What followed was three months of depression and nightmares until, as Lavoie described it, he started practicing self-care.

“I had to get over my pride and talk with a psychiatrist, I had to take care of my mind and my body,” he told the class. “Create a routine for your life and if you are ever in pain reach out and talk with somebody you trust.”

He spoke of a need for a complete look at bullying in schools, to address both the mental health of the abuser and the abused.

“At the end of the day you don’t know what goes on behind closed doors,” said Lavoie, noting recent school shootings both in Florida and Maryland and asking what drove those students to shoot their classmates. “What’s going on at home with mom boozing, dad beating them, no one cares–no kid who is going through stuff at home wants to go to school and deal with the same crap there.”

Kelsey Hall, 19, of Marietta, was brought to tears after listening to Lavoie’s message because of a former classmate’s suicide.

“For (Lavoie) to talk about bullying and what’s going through a kid’s mind that drives them to suicide just hit me hard,” she explained. “I’ve seen a kid who has come to school with no socks and no food and lose education time just to get a bite to eat. I want to be the person in the classroom so that these kids know someone loves them.”

She said recalling interactions with someone who took their own life is painful because there’s the ever-present question of which interaction might have been the last straw.
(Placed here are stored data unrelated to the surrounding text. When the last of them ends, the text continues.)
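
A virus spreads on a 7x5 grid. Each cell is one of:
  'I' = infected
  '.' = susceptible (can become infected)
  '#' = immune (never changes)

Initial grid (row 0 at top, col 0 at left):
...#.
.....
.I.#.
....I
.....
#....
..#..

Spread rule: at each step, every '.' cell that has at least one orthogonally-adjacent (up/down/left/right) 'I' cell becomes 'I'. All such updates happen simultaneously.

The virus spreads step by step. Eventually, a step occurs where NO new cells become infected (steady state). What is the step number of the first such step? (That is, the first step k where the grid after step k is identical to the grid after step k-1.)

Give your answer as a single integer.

Step 0 (initial): 2 infected
Step 1: +7 new -> 9 infected
Step 2: +9 new -> 18 infected
Step 3: +9 new -> 27 infected
Step 4: +3 new -> 30 infected
Step 5: +1 new -> 31 infected
Step 6: +0 new -> 31 infected

Answer: 6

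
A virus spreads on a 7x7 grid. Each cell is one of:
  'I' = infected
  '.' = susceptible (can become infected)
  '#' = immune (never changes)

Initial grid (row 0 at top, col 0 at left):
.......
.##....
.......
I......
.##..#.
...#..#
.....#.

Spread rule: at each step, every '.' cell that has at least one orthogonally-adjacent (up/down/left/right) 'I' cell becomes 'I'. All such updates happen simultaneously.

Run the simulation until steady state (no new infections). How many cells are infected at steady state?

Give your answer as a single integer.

Step 0 (initial): 1 infected
Step 1: +3 new -> 4 infected
Step 2: +4 new -> 8 infected
Step 3: +5 new -> 13 infected
Step 4: +6 new -> 19 infected
Step 5: +6 new -> 25 infected
Step 6: +6 new -> 31 infected
Step 7: +6 new -> 37 infected
Step 8: +2 new -> 39 infected
Step 9: +1 new -> 40 infected
Step 10: +0 new -> 40 infected

Answer: 40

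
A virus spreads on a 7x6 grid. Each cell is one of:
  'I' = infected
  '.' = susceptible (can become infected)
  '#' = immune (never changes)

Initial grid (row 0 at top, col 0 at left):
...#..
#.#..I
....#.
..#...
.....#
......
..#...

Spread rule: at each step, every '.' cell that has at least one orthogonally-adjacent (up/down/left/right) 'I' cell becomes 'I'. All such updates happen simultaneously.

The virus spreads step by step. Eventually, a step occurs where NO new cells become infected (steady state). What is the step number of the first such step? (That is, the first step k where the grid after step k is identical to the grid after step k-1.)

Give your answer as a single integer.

Answer: 11

Derivation:
Step 0 (initial): 1 infected
Step 1: +3 new -> 4 infected
Step 2: +3 new -> 7 infected
Step 3: +2 new -> 9 infected
Step 4: +3 new -> 12 infected
Step 5: +3 new -> 15 infected
Step 6: +7 new -> 22 infected
Step 7: +6 new -> 28 infected
Step 8: +4 new -> 32 infected
Step 9: +2 new -> 34 infected
Step 10: +1 new -> 35 infected
Step 11: +0 new -> 35 infected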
Maybe it was something from swim practice, she said she would speculate.

“He was swimming in my lane and I keep asking myself if I had just said ‘hi’ and asked how he was doing (if it would have changed anything),” Hall added.

Garrett Davis, 21, of Marietta, said he was also touched by Lavoie’s words Wednesday.

“Being from a small town you don’t get as much exposure to the bigger stuff,” he said. “This really opened my eyes to what other kids may be going through at home.”

Bauer and Lavoie hope to continue that exposure to groups and schools throughout Ohio and West Virginia in the coming months, with events in the planning stages to raise awareness about mental health issues and suicide prevention.

“Rodney is one of the few reality stars that does more than just get another TV contract and a nice car,” said Bauer. “He’s taken an actual platform to do some good. And through his nonprofit, ‘Warriors of Purpose’ he’s actually sponsoring and helping people.”

Bauer said in honor of not only Lavoie’s sister who passed away but also Bauer’s son, Grant, who died in September 2014 from an apparent suicide, the upcoming spring tour could hopefully touch the lives of others and encourage self-care and mental health care in the area.

At a glance

¯ Rodney Lavoie Jr., a former “Survivor” contestant from season 30, has partnered with Marietta College Professor Bill Bauer and visited Bauer’s classes Wednesday.

¯ The pair plan to tour Ohio and West Virginia to raise awareness of mental health issues and suicide prevention.

¯ Lavoie works as a motivational speaker, in memory of his sister Natalie, who passed away due to complications from drug abuse.